19 Mar 2018

19 Mar 18 - Chile: Parque Nacional Chiloe

A number of ad-hoc stops along the road to Parque Nacional Chiloe from the Pan American Highway had been very successful with excellent views of Black-throated Huet-huet & Chacao Tapaculo. I decided to carry on to the coast to see what the habitat in the National Park was like. This would give me a better idea of where was the best place to spend the rest of the late afternoon & evening. The Park turned out to be a wide coastal beach with rough scrub vegetation behind it, along with some forest paths. There was a constant movement of Sooty Shearwaters along the coast & I gave up looking after the first hundred in a few minutes. There was a stiff coastal breeze & no shelter. The sandy beach was too far from the nearest point I could drive the car & use it for shelter. There was a small chance that a prolonged seawatch might have produced a Tick, but the plan for the day was to focus on Tapaculos & I clearly wasn't I was going to find any on the beach. There were a few species including Common Diuca-finches, Rufous-collared Sparrows & Long-tailed Meadowlarks in the scrubby areas.
The scrub behind the beach at Parque Nacional Chiloe: The Pacific Ocean is just visible beyond the beach
Common Diuca-finch: This is a widespread species in Chile & Argentina which just crosses into SE Brazil
Common Diuca-finch: This must be a juvenile with the fluffy feathering around the nape
Rufous-collared Sparrow: This is one of the most common & widespread Passerines in Latin America, but one I like as it is a good-looking species
Long-tailed Meadowlark: One of the good things about Chile is there aren't too many options for anything seen
Long-tailed Meadowlark: The identification is even easier when it turned to face me
There was a woodland trail, but there were a lot of noisy people on the trail, so I decided against that option. After a general look around the area, I opted to slowly return to Castro, with a few more roadside stops. This was the better strategy with a number of species new to the trip seen on route back.
Ringed Kingfisher: This is the common Kingfisher in Chile
Fire-eyed Diucon: This is a typical Tyrant Flycatcher: sitting still & looking around a lot for the next snack
Fire-eyed Diucon
White-crested Elaenia: This individual has a 'sweet-tooth' & has developed a liking for Blackberries
Austral Blackbird: Looks like a juvenile Austral Blackbird which has been attracted to a Common Diuca-finch (I can't find anything else that fits with this rusty vent) feeding at the road edge
Black-chinned Siskin: This is the only Siskin in the South of Chile
Finally, I arrived back at Castro. I was keen to find places to look at the wide channel near Castro, as one party of Birders had bumped into Chilean Dolphins. They didn't specify where they had seen this small Dolphin. I found a few places to view the channel, but I didn't have the time in the plan to allow a proper search. With limited time, it was no surprise that I failed to see any Chilean Dolphins. However, I did see a number of Birds, including some Black-necked Swans.

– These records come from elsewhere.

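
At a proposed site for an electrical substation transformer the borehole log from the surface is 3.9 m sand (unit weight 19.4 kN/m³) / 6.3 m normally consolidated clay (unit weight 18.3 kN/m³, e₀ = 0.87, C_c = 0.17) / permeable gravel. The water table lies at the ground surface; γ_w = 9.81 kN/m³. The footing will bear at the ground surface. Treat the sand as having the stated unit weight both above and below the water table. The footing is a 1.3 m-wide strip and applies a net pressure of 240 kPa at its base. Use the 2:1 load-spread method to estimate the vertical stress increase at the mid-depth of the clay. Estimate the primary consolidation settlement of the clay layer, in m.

Mid-depth of clay below the ground surface: z = 3.9 + 6.3/2 = 7.05 m.
Total vertical stress at mid-clay: σ_v = 19.4×3.9 + 18.3×3.15 = 133.31 kPa.
Pore pressure: u = 9.81×(7.05 − 0) = 69.16 kPa.
Initial effective stress: σ'_0 = σ_v − u = 133.31 − 69.16 = 64.15 kPa.
Stress increase at mid-clay by the 2:1 spreading method:
Δσ = qB/(B+z) = 240×1.3/(1.3+7.05) = 37.365 kPa
Final effective stress: σ'_f = σ'_0 + Δσ = 64.15 + 37.365 = 101.52 kPa.
Normally consolidated clay, so the full stress increment lies on the virgin compression line:
S_c = C_c·H/(1+e₀)·log₁₀(σ'_f/σ'_0) = 0.17×6.3/(1+0.87)×log₁₀(101.52/64.15)
    = 0.57273 × 0.19935 = 0.1142 m

S_c ≈ 0.114 m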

Black-necked Swan: They occur from Southern Brazil to Chile & Argentina
Black-necked Swan: The black neck makes them an easy species to identify
Black-necked Swan: Juvenile. This individual has black wing tips indicating it hadn't moulted its primaries from its juvenile plumage
It was dark by the time I reached Ancud. After some dinner, I was back out looking for Rufous-legged Owls. I had no success, but there were other sites along my route so I gave up after an hour of looking.